There’s a good reason why you’ve never heard of the sea: it’s a giant, decaying cesspool that was formed completely by accident. Back in the early 1900s, engineers from the California Development Company were hired on to construct irrigation canals to be used for diverting water from the mighty Colorado into an ancient, dried up lakebed known as the Salton Sink. And for a time, the soil was sufficiently fertilized so that farmers began successfully planting crops. Soon enough though, things started to go wrong. Huge silt blockages began to form in the canals and particularly heavy rainfall and snowmelt in 1905 caused the Colorado to overrun the dikes that the engineers had built. The torrential flood that followed was of biblical proportions. For two years the entire volume of the Colorado was transferred via two newly formulated rivers, about 60 miles long each, into what is now the Salton Sea. It was, by all accounts, a complete disaster.
Leave it up to the post-WWII American marketing machine to turn an environmental disaster into a tourist haven, though. Touted as the “miracle in the desert,” the Salton Sea officially peaked during the 1950s and 1960s, regularly attracting half a million visitors annually. Yacht clubs started to pop up, people were drawn to the oasis to fish, boat, and waterski, and Hollywood movie stars began buying up highly valued real estate along the shores. It wasn’t unusual to see Sonny Bono and the Beach Boys flying by in a speedboat as you picnicked on the beach. None of it would last, though.
By the time the 70s rolled around, the water in the Salton Sea was becoming too hostile to sustain any kind of life, let alone swim in. That’s because it’s an endorheic lake, meaning it has no natural outflow—it just keeps on getting saltier and saltier. Oh, and remember those two rivers that formed from the accidental flooding of the Colorado? Yeah, they are still pouring into the Salton, and they pretty much sum up why the lake is so abhorrent today.
Take, for example, the New River. Consistently referred to as the most polluted river in the US, its unnatural flow mostly consists of agricultural runoff, municipal discharge, and industrial dumping. To be exact, its composition is 69.6% agricultural and chemical runoff from the US and Mexican farm industries, 29% sewage from Mexicali, and 1.4% chemical sludge from Mexican manufacturing plants. The toxic contaminants that fester within the river hold pathogens that cause tuberculosis, encephalitis, polio, cholera, hepatitis, and typhoid. It’s so disgusting that scientists have to wear HAZMAT suits when testing the water. A typical sight along the shores and channel of the mighty New include trash, tires, and dead animals. The stench is supposedly vomit inducing, especially during the summertime when temperatures consistently reach upwards of 100 degrees Fahrenheit.

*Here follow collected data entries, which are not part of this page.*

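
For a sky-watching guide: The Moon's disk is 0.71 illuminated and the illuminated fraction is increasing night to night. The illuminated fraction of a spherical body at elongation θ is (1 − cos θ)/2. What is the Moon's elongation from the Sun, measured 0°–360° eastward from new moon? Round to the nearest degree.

Invert f = (1 − cos θ)/2 to get cos θ = 1 − 2(0.71) = -0.420, hence θ₀ = arccos -0.420 = 114.8°.
Before full moon the principal value applies: θ = 114.8°.

115°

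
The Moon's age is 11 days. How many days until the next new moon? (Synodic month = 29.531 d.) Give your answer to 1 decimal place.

The next new moon completes the synodic month: 29.531 − 11 = 18.531 days.

18.5 days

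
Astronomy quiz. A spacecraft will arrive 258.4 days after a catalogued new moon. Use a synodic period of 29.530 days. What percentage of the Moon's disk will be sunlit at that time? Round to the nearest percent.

50%

Reduce mod P: 258.4 − 8×29.530 = 22.16 d into the current lunation.
Phase angle: θ = 360°·(22.16 d)/(29.530 d) = 270.2°.
With cos θ = 0.003, the lit fraction is (1 − 0.003)/2 ≈ 0.499, so 50%.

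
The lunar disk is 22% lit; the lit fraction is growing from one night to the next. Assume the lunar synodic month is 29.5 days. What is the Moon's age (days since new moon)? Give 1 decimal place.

4.6 days

cos θ = 1 − 2f = 0.560, giving a principal value of 55.9°.
Before full moon the principal value applies: θ = 55.9°.
That fraction of the synodic month is 55.9/360 × 29.5 d ≈ 4.58 d.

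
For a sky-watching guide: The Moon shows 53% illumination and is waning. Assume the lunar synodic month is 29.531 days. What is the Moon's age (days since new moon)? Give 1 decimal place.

From f = (1 − cos θ)/2: cos θ = 1 − 2×0.53 = -0.060; arccos → 93.4°.
A waning Moon lies in 180°–360°, so θ = 360° − 93.4° = 266.6°.
That fraction of the synodic month is 266.6/360 × 29.531 d ≈ 21.87 d.

21.9 days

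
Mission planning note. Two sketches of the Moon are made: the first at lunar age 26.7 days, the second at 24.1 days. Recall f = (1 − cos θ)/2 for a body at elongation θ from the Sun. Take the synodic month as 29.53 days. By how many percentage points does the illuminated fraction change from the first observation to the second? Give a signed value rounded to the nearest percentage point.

First observation: θ = 360°·26.7/29.53 = 325.5°, so f = 0.088.
Second observation: θ = 293.8°, f = 0.298.
Δf = 0.298 − 0.088 = +0.210, i.e. +21 pp.

+21 pp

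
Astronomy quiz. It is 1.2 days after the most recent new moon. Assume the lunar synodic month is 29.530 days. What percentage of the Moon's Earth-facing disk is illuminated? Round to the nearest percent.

The Moon has covered 1.2/29.530 of its cycle, so θ ≈ 360° × 1.2/29.530 = 14.6°.
cos 14.6° = 0.968, so f = (1 − 0.968)/2 = 0.016, so 2%.

2%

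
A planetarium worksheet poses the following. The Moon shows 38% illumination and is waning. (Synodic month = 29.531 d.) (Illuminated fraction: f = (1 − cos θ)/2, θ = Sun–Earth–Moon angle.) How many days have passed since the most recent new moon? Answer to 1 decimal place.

cos θ = 1 − 2f = 0.240, giving a principal value of 76.1°.
A waning Moon lies in 180°–360°, so θ = 360° − 76.1° = 283.9°.
Age = 29.531 × 283.9°/360° ≈ 23.29 days.

23.3 days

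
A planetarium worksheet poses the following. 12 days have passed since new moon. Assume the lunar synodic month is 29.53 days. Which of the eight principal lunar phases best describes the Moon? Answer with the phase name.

At 12/29.53 of the cycle, θ ≈ 146° — the waxing gibbous range.

waxing gibbous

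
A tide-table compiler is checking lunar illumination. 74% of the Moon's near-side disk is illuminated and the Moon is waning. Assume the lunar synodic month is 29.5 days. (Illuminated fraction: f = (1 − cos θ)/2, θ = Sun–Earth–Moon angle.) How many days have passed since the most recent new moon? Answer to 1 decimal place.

19.8 days

Invert f = (1 − cos θ)/2 to get cos θ = 1 − 2(0.74) = -0.480, hence θ₀ = arccos -0.480 = 118.7°.
A waning Moon lies in 180°–360°, so θ = 360° − 118.7° = 241.3°.
That fraction of the synodic month is 241.3/360 × 29.5 d ≈ 19.77 d.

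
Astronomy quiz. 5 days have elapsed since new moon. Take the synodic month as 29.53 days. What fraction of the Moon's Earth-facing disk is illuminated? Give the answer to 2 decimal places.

0.26

Elongation θ = 360° × 5/29.53 ≈ 61.0°.
With cos θ = 0.485, the lit fraction is (1 − 0.485)/2 ≈ 0.257.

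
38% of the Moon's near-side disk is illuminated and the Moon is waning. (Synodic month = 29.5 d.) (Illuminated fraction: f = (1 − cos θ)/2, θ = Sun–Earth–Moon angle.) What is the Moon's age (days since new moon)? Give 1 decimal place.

23.3 days

Invert f = (1 − cos θ)/2 to get cos θ = 1 − 2(0.38) = 0.240, hence θ₀ = arccos 0.240 = 76.1°.
A waning Moon lies in 180°–360°, so θ = 360° − 76.1° = 283.9°.
That fraction of the synodic month is 283.9/360 × 29.5 d ≈ 23.26 d.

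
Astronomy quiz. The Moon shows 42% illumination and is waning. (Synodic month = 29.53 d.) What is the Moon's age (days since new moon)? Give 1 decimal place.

cos θ = 1 − 2f = 0.160, giving a principal value of 80.8°.
A waning Moon lies in 180°–360°, so θ = 360° − 80.8° = 279.2°.
At 360°/29.53 d per day, 279.2° corresponds to 22.90 days.

22.9 days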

It is this type of water that flows directly into the Salton Sea and has led to what we have today. The water is now murky brown and almost all fish have died off. During the 1990s it was common to find millions of dead fish washed up on the beaches. And things will only get worse in the future. Because the lakebed is covered with all kinds of rotting stuff, once it is exposed as the lake dries, it will likely release clouds of toxic dust across Southern California. Oh joy…
Feature photo courtesy of tumblr.com
Salton Sea was created by accident…
What a load of manure !
The Salton Sea (formerly Lake Cahuilla)should have refilled naturally in the floods of 1905. It’s only through the efforts of man that the flooding was halted.
The Salton Sea has filled and dried many times before written history. Area Indian stories recall the lake long before it was seen by Europeans. The Sea was last full in the 1600’s. That’s a hundred years after the continent was “discovered” by Columbus. The Colorado River regularly added water to the Salton Sink as it overflowed it’s banks during heavy rains in El Nino years. Many European immigrants also witnessed the river flooding into the sink in the 1800’s
So in 1905 when Engineers created canals which couldn’t handle the regular flooding of the Colorado River, history was rewritten to blame the engineers for what has happened naturally over and over again for thousands of years.
The Salton Sea should have refilled in 1905!
With the construction of Hoover Dam and others upstream it seems unlikely that an El Nino year will ever flood the Colorado River into the Salton Sink. Still it’s possible that rains in the expansive lower Colorado River watershed could still help to add fresh water to the Salton Sea.